Co-founder Sheree Mitchell is responsible for the interior design of all 4 Pines venues, and her design influence for 4 Pines Underground was a log cabin. As such, the new venue has a focus on natural materials including recycled timbers salvaged from an old Victorian cottage, paired with black steel and bunker lighting. A pictorial history of Manly’s wharf is depicted upon the walls.

Group executive chef Rob de Paulo has developed the menu and will be supported in-venue by head chef Pablo Siebeneichler.

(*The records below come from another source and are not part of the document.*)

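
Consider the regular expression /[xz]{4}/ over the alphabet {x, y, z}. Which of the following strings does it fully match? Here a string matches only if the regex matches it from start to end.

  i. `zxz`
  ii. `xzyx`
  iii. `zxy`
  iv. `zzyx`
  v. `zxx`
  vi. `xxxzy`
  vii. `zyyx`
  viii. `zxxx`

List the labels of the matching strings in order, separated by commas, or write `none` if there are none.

i → no match
ii → no match
iii → no match
iv → no match
v → no match
vi → no match
vii → no match
viii → match

viii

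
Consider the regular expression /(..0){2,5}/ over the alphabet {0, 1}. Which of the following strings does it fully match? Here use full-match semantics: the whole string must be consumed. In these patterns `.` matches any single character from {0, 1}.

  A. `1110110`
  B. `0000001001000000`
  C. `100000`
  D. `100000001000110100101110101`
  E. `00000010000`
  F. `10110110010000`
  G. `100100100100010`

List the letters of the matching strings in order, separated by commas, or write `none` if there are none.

C, G

A → no match
B → no match
C → match
D → no match — must end with `0`
E → no match
F → no match
G → match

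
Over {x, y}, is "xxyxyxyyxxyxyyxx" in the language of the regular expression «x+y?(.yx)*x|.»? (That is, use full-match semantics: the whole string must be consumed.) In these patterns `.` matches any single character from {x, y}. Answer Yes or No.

Yes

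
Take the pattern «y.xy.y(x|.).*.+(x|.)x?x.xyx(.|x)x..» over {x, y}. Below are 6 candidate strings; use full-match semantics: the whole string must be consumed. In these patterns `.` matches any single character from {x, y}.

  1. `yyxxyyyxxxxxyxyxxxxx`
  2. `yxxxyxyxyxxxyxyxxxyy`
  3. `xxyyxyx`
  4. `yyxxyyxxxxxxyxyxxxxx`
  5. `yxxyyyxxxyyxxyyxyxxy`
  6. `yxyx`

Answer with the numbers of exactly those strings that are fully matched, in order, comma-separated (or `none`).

none

1 → no match
2 → no match
3 → no match — must start with `y`
4 → no match
5 → no match
6 → no match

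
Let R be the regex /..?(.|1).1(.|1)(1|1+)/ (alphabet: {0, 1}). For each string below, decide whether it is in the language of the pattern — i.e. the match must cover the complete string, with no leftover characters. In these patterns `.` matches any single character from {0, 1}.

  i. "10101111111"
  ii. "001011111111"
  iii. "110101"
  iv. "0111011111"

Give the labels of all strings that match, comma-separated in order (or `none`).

i. "10101111111" → match
ii. "001011111111" → match
iii. "110101" → match
iv. "0111011111" → match

i, ii, iii, iv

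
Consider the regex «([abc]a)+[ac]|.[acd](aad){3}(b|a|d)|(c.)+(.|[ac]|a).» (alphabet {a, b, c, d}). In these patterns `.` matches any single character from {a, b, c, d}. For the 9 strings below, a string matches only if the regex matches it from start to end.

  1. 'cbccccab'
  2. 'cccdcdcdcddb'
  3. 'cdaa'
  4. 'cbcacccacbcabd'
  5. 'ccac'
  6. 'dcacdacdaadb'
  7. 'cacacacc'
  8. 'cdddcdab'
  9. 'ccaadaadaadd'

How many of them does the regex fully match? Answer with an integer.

7

1 → match
2 → match
3 → match
4 → match
5 → match
6 → no match
7 → match
8 → no match
9 → match
Total matched: 7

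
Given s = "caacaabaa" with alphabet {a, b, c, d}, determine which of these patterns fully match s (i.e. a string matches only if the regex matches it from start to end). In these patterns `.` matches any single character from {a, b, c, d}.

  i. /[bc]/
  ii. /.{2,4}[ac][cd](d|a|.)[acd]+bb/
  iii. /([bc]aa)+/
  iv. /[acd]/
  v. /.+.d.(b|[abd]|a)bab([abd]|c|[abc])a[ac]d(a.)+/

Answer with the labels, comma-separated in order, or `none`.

i → no match
ii → no match — must end with "bb"
iii → match
iv → no match
v → no match

iii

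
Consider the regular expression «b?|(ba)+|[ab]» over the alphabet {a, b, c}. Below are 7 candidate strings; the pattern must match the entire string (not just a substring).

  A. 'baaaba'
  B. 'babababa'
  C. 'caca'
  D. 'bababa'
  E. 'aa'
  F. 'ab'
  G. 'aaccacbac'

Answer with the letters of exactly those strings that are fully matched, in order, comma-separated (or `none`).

A. 'baaaba' → no match
B. 'babababa' → match
C. 'caca' → no match
D. 'bababa' → match
E. 'aa' → no match
F. 'ab' → no match
G. 'aaccacbac' → no match

B, D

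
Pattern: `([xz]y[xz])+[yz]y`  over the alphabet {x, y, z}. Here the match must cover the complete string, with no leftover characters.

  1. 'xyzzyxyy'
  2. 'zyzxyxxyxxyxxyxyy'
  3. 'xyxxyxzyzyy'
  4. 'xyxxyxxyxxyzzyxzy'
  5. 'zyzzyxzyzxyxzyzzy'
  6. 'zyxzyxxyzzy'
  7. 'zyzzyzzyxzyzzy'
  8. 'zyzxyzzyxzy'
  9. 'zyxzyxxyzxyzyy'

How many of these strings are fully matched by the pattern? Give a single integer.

1 → match
2 → match
3 → match
4 → match
5 → match
6 → match
7 → match
8 → match
9 → match
Total matched: 9

9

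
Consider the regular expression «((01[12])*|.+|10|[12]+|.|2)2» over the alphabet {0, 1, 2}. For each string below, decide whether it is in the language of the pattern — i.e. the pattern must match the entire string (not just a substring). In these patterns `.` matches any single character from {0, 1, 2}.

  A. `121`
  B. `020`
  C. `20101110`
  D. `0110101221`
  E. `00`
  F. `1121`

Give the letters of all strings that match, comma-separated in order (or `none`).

A. `121` → no match — must end with `2`
B. `020` → no match — must end with `2`
C. `20101110` → no match — must end with `2`
D. `0110101221` → no match — must end with `2`
E. `00` → no match — must end with `2`
F. `1121` → no match — must end with `2`

none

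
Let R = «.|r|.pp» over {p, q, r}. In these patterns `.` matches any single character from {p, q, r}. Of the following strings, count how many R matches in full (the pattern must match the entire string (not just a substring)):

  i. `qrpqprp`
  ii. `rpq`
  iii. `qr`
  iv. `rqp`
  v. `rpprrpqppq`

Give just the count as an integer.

0

i → no match
ii → no match
iii → no match
iv → no match
v → no match
Total matched: 0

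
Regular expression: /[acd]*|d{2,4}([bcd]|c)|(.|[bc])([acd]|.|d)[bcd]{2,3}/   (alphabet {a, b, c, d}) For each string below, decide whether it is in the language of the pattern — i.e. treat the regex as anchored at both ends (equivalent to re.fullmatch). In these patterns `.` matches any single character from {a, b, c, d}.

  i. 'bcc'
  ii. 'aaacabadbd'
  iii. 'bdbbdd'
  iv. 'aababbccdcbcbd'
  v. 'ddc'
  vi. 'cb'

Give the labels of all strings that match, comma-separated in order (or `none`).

v

i → no match
ii → no match
iii → no match
iv → no match
v → match
vi → no match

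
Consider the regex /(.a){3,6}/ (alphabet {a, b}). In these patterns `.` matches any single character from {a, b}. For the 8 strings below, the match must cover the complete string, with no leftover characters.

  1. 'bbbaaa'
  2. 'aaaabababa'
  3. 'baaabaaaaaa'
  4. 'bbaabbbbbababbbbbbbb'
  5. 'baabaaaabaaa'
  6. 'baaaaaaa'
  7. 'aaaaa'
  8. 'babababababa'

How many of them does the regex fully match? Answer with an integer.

3

1 → no match
2 → match
3 → no match
4 → no match — must end with 'a'
5 → no match
6 → match
7 → no match
8 → match
Total matched: 3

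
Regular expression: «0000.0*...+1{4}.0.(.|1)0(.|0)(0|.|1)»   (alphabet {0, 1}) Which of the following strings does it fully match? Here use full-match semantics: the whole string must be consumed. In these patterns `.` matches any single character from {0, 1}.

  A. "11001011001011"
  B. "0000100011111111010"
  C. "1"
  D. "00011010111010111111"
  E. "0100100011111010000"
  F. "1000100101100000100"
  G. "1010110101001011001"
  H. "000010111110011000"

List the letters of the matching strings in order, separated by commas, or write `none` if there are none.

none

A → no match — must start with "0000"
B → no match
C. "1" → no match — must start with "0000"
D → no match — must start with "0000"
E → no match — must start with "0000"
F → no match — must start with "0000"
G → no match — must start with "0000"
H → no match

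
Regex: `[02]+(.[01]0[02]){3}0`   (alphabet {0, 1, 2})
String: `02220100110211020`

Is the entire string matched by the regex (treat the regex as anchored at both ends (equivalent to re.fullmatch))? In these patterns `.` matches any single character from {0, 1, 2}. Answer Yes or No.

Yes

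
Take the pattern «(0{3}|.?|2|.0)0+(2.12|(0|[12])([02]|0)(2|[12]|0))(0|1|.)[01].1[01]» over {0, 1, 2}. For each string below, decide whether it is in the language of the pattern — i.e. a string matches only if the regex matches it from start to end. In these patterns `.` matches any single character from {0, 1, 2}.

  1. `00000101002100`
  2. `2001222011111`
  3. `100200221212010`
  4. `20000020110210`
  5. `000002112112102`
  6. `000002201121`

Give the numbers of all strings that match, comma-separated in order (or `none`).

1 → no match
2 → no match
3 → no match
4 → match
5 → no match
6 → no match

4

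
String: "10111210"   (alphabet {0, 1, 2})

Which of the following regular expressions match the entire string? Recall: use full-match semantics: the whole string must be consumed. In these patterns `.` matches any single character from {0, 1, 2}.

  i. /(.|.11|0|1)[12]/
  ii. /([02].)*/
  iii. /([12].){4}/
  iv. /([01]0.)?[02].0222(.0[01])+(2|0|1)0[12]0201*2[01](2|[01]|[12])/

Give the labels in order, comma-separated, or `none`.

i → no match
ii → no match
iii → match
iv → no match

iii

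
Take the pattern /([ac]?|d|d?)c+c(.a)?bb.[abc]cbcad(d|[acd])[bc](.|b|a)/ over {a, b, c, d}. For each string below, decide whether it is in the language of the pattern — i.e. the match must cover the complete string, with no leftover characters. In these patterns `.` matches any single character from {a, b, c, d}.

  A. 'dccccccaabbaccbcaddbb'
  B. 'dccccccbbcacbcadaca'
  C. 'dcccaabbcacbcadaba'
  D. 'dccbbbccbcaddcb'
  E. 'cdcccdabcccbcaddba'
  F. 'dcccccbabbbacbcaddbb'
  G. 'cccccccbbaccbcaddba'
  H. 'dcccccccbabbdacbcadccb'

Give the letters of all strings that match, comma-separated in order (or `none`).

A → match
B → match
C → match
D → match
E → no match
F → match
G → match
H → match

A, B, C, D, F, G, H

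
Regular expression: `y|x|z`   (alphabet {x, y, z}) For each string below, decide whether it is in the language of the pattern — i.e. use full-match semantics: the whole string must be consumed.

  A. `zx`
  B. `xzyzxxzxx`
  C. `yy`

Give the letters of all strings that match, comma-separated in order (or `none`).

none

A → no match
B → no match
C → no match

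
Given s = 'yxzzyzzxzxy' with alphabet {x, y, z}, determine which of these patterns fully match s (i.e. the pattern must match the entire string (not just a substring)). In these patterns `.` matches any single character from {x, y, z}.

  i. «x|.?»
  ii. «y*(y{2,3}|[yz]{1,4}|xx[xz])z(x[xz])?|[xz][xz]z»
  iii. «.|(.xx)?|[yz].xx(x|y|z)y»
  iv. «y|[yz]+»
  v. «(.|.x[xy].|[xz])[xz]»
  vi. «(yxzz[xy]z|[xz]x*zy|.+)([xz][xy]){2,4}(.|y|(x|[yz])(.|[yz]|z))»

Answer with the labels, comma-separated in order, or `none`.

vi

i → no match
ii → no match
iii → no match
iv → no match
v → no match
vi → match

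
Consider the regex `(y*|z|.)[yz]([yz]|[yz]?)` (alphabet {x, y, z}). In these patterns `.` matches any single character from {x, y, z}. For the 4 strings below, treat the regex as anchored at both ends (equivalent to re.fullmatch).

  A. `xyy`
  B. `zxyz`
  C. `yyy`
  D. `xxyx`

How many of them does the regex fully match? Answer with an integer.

2

A → match
B → no match
C → match
D → no match
Total matched: 2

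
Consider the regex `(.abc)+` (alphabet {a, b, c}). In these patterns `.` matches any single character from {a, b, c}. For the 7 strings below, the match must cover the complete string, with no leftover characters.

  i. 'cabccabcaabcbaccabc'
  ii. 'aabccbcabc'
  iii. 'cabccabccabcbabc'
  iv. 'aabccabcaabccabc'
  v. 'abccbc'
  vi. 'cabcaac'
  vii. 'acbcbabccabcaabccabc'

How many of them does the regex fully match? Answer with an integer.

i → no match
ii → no match
iii → match
iv → match
v → no match — must end with 'abc'
vi → no match — must end with 'abc'
vii → no match
Total matched: 2

2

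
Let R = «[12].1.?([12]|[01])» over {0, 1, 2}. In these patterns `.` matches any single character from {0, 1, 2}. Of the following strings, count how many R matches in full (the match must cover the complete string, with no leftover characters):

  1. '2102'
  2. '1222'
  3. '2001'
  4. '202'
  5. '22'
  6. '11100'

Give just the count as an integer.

1

1 → no match
2 → no match
3 → no match
4 → no match
5 → no match
6 → match
Total matched: 1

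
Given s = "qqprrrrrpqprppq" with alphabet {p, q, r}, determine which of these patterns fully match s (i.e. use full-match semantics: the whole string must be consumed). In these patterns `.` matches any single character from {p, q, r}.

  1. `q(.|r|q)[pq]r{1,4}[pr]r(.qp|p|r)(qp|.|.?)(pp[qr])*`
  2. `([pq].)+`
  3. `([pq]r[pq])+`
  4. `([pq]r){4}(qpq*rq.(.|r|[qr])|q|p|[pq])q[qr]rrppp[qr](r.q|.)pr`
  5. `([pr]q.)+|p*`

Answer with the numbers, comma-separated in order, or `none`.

1

1 → match
2 → no match
3 → no match
4 → no match — must end with "pr"
5 → no match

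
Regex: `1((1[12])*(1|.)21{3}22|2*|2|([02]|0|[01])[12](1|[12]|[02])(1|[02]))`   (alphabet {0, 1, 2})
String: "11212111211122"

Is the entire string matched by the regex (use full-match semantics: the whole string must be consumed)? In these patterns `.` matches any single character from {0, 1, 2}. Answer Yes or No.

Yes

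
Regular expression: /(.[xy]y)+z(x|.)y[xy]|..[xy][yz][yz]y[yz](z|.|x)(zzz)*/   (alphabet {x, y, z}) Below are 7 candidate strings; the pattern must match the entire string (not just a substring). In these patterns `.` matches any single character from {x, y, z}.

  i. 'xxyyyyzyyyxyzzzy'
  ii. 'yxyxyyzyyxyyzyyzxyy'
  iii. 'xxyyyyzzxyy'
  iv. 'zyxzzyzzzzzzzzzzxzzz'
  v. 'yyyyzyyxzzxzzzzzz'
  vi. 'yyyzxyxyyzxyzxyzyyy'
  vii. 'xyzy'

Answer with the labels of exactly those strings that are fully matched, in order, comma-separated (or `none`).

ii, vi

i → no match
ii → match
iii. 'xxyyyyzzxyy' → no match
iv → no match
v → no match
vi → match
vii. 'xyzy' → no match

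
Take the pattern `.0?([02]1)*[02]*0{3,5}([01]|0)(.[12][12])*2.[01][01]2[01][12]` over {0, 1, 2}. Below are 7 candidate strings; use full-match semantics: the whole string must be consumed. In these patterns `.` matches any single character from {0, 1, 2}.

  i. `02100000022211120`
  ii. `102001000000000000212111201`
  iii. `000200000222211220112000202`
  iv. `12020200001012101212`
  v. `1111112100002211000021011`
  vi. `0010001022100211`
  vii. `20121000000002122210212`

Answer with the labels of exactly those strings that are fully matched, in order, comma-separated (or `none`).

iii, vii

i → no match
ii → no match
iii → match
iv → no match
v → no match
vi → no match
vii → match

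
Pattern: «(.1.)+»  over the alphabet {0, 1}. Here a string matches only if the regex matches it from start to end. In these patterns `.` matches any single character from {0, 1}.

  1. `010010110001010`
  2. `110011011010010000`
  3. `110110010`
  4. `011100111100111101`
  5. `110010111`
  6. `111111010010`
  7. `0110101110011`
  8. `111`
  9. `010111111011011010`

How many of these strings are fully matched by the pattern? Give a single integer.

5

1 → no match
2 → no match
3 → match
4 → no match
5 → match
6 → match
7 → no match
8 → match
9 → match
Total matched: 5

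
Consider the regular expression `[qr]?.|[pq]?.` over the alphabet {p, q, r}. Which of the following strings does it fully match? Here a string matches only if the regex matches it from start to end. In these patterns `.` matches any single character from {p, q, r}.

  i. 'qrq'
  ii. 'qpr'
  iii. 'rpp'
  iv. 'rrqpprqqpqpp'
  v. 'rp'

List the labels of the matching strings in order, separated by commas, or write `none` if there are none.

i → no match
ii → no match
iii → no match
iv → no match
v → match

v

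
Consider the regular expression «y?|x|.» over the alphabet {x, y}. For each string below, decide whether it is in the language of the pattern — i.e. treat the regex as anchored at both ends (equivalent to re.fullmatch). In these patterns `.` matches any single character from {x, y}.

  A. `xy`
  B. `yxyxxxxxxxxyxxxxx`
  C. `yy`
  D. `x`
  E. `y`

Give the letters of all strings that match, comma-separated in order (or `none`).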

Breakfast items include free range organic eggs; sambal eggs (three fried eggs, fried shallots, coriander and fresh chill); Cubano jaffle (18 month cured Serrano ham, Mahon cheese combined with Moorish chutney); Churros Bomb (sugary cinnamon churros bomb filled with mascarpone, dulce de leche and berries); and The Tree Hugger (saut chilli kale, sweet potato rosti, spiced beans, caramelised red onion, basil and roma salad).

The bread is house-made and includes the use of 4 Pines Stout, the meat is free range, hormone-free and RSCPA accredited from NSW, and the eggs are sourced from Egganic Farm.

The lunch and dinner menu consists of sharing dishes such as fresh octopus on a bed of potato and chorizo, topped with watercress, avocado, mint and lemon dressing; Japanese-style tempura seasonal vegetables with Sushizo sauce; and Szechuan squid with lime aioli, coriander, fried onion and fresh chilli.

Mains include the 4 Pines Stout-braised beef ragout pot pie with red wine and vegetables; vitality salad bowl of roasted almonds, broccoli, spiced cauliflower, kale, Israeli couscous and house-made labneh; and 24 hour cured trout gravlax on a bed of sweet potato with fresh fennel and orange, drizzled with lime and soy.

There’s also a pot of mussels with garlic, chilli, white wine and basil in a rustic tomato broth with house-made 4 Pines Stout bread for two; and the 1⁄2kg of smoked beef brisket with apple and fennel salad, chipotle sauce and fresh lime.

Twelve beers are on tap, including a range of 4 Pines’ core and Keller Door (limited edition small batch) beers. There’s also a selection of Australian wines and distilled spirits, as well as smoothies, pressed juices, milkshakes and Single Origin coffee.

The cocktail selection is inspired by barrel-aged spirits, Brookvale Union and the broader 4 Pines beer range with some highlights including Getting Spicey (Brookvale Union Ginger Beer with Adelaide Hills Spiced Rum, 4 Pines pale ale bitters and fresh lime); The North American (Rye Whiskey and Sherry barrel-aged with maple syrup, with 4 Pines American Amber Ale and orange bitters); and the Indian Summerita (Don Julio Blanco Tequila with fresh lime, blood orange syrup, and 4 Pines Indian Summer Ale).